Ausreden und Argumente
Ihre Idee, Argumente und Entgegnungsstrategieen zu sammeln, sozusagen um sich scharf zu machen, finde ich gut. Nur ein Haken ist dabei: Da die Befürworter der Reform sich meistens sowieso nicht auf qualifiziertere Debatten einlassen, rennt man auf diese Weise oft gegen die Wand.
Ein paar mögliche Einwürfe gibt es allerdings, die meistens aus den Fehlern der Reform oder ihrer Einführung selbst resultieren:
1. „Das kann man jetzt nicht mehr (rückgängig) machen, das kostet doch die Verlage zuviel!“
Auf folgendes ist hier hinzuweisen: Die RSR war anfangs als „kostenneutral“ versprochen worden und die Menschen, die sie zuerst ausarbeiteten, bekamen dafür tatsächlich nichts.
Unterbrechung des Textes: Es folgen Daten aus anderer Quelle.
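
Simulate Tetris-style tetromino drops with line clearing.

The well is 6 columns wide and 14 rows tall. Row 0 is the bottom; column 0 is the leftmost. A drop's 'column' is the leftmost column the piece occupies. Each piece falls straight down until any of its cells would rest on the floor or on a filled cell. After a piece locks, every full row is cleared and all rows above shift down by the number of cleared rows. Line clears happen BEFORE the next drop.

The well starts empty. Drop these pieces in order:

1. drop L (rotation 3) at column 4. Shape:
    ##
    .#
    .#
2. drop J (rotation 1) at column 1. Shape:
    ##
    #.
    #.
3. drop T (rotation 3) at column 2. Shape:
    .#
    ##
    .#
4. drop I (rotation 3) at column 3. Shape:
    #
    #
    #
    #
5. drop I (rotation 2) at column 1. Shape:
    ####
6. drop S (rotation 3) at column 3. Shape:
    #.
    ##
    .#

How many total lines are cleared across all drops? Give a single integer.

Answer: 0

Derivation:
Drop 1: L rot3 at col 4 lands with bottom-row=0; cleared 0 line(s) (total 0); column heights now [0 0 0 0 3 3], max=3
Drop 2: J rot1 at col 1 lands with bottom-row=0; cleared 0 line(s) (total 0); column heights now [0 3 3 0 3 3], max=3
Drop 3: T rot3 at col 2 lands with bottom-row=2; cleared 0 line(s) (total 0); column heights now [0 3 4 5 3 3], max=5
Drop 4: I rot3 at col 3 lands with bottom-row=5; cleared 0 line(s) (total 0); column heights now [0 3 4 9 3 3], max=9
Drop 5: I rot2 at col 1 lands with bottom-row=9; cleared 0 line(s) (total 0); column heights now [0 10 10 10 10 3], max=10
Drop 6: S rot3 at col 3 lands with bottom-row=10; cleared 0 line(s) (total 0); column heights now [0 10 10 13 12 3], max=13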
Diejenigen aber, die letztlich darüber entschieden haben, standen oft in direkter Verbindung (oder zumindest unter Druck) mit eben diesen Verlagen (Wörterbücher, Lexikas etc.), die dabei mächtig verdient haben. Diese Chance bestünde bei Rücknahme der RSR ein weiteres Mal.
2. „Das tut ja die armen Kinderlein jetzt nur umso mehr verwirren!“
a) Das hatte man aber nicht bedacht, als man die RSR einführte, oder gab es da keine Verwirrung?
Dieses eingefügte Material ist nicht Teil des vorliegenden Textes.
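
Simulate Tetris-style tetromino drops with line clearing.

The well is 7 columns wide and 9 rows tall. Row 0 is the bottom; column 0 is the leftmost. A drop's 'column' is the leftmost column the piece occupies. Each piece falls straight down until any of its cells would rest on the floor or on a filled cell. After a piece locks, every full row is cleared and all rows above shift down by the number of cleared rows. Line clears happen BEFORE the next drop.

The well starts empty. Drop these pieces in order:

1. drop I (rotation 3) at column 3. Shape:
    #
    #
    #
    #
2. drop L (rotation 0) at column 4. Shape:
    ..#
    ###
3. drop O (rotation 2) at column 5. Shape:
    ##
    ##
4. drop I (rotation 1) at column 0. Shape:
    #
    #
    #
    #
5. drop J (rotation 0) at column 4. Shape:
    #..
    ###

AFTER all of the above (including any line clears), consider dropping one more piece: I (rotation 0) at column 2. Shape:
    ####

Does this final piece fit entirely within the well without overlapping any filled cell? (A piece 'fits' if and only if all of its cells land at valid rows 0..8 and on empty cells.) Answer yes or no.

Answer: yes

Derivation:
Drop 1: I rot3 at col 3 lands with bottom-row=0; cleared 0 line(s) (total 0); column heights now [0 0 0 4 0 0 0], max=4
Drop 2: L rot0 at col 4 lands with bottom-row=0; cleared 0 line(s) (total 0); column heights now [0 0 0 4 1 1 2], max=4
Drop 3: O rot2 at col 5 lands with bottom-row=2; cleared 0 line(s) (total 0); column heights now [0 0 0 4 1 4 4], max=4
Drop 4: I rot1 at col 0 lands with bottom-row=0; cleared 0 line(s) (total 0); column heights now [4 0 0 4 1 4 4], max=4
Drop 5: J rot0 at col 4 lands with bottom-row=4; cleared 0 line(s) (total 0); column heights now [4 0 0 4 6 5 5], max=6
Test piece I rot0 at col 2 (width 4): heights before test = [4 0 0 4 6 5 5]; fits = True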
b) Die wirklich irritierenden Veränderungen treten noch nicht in der Grundschule hervor. Richtig schätzen lernt man die „Alte Version“ erst bei der Beschäftigung mit anderer Literatur als Schul- und Sachbüchern.
3. Wenn man in einer weiteren Übergangszeit, in der ebenfalls beide Schreibungen geduldet würden, auf die bewährte zurückkäme, hätten auch die Schulbuchverlage noch genügend Zeit, ihre alten Lehrbücher zu verkaufen, da sowieso etwa alle zwei Jahre neue Lehrmittel auf den Markt kommen. Außerdem steht jetzt das G8 an, dazu kommen ganz neue Lehrpläne raus, die ebenfalls neue Bücher brauchen das wäre die Chance zur Kostenersparnis !!!
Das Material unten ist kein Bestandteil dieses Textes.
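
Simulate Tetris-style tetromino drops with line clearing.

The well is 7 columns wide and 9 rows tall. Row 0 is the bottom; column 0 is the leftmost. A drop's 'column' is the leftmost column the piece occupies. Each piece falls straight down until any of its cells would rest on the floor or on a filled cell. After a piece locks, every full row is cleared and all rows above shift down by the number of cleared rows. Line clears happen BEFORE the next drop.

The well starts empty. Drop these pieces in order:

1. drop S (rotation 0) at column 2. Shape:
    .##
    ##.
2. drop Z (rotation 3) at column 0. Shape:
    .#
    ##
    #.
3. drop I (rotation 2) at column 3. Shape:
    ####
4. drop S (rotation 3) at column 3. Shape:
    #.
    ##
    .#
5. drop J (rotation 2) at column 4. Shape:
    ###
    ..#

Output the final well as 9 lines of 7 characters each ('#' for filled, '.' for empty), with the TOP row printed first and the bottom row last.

Drop 1: S rot0 at col 2 lands with bottom-row=0; cleared 0 line(s) (total 0); column heights now [0 0 1 2 2 0 0], max=2
Drop 2: Z rot3 at col 0 lands with bottom-row=0; cleared 0 line(s) (total 0); column heights now [2 3 1 2 2 0 0], max=3
Drop 3: I rot2 at col 3 lands with bottom-row=2; cleared 0 line(s) (total 0); column heights now [2 3 1 3 3 3 3], max=3
Drop 4: S rot3 at col 3 lands with bottom-row=3; cleared 0 line(s) (total 0); column heights now [2 3 1 6 5 3 3], max=6
Drop 5: J rot2 at col 4 lands with bottom-row=4; cleared 0 line(s) (total 0); column heights now [2 3 1 6 6 6 6], max=6

Answer: .......
.......
.......
...####
...##.#
....#..
.#.####
##.##..
#.##...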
4. Schließlich eines der primitivsten, aber leider häufigsten „Argumente“, die Basta-Version:
„Das ist jetzt so beschlossen worden, da muß man sich dran halten bzw. da gibt es nichts mehr zu ändern!“
Und ob!
Diese Leute haben sich nur selbst nie richtig mit der RSR oder gar ihrer Geschichte auseinandergesetzt. Die einzigen Informationen darüber entnehmen sie aus den Schlagzeilen der Medien.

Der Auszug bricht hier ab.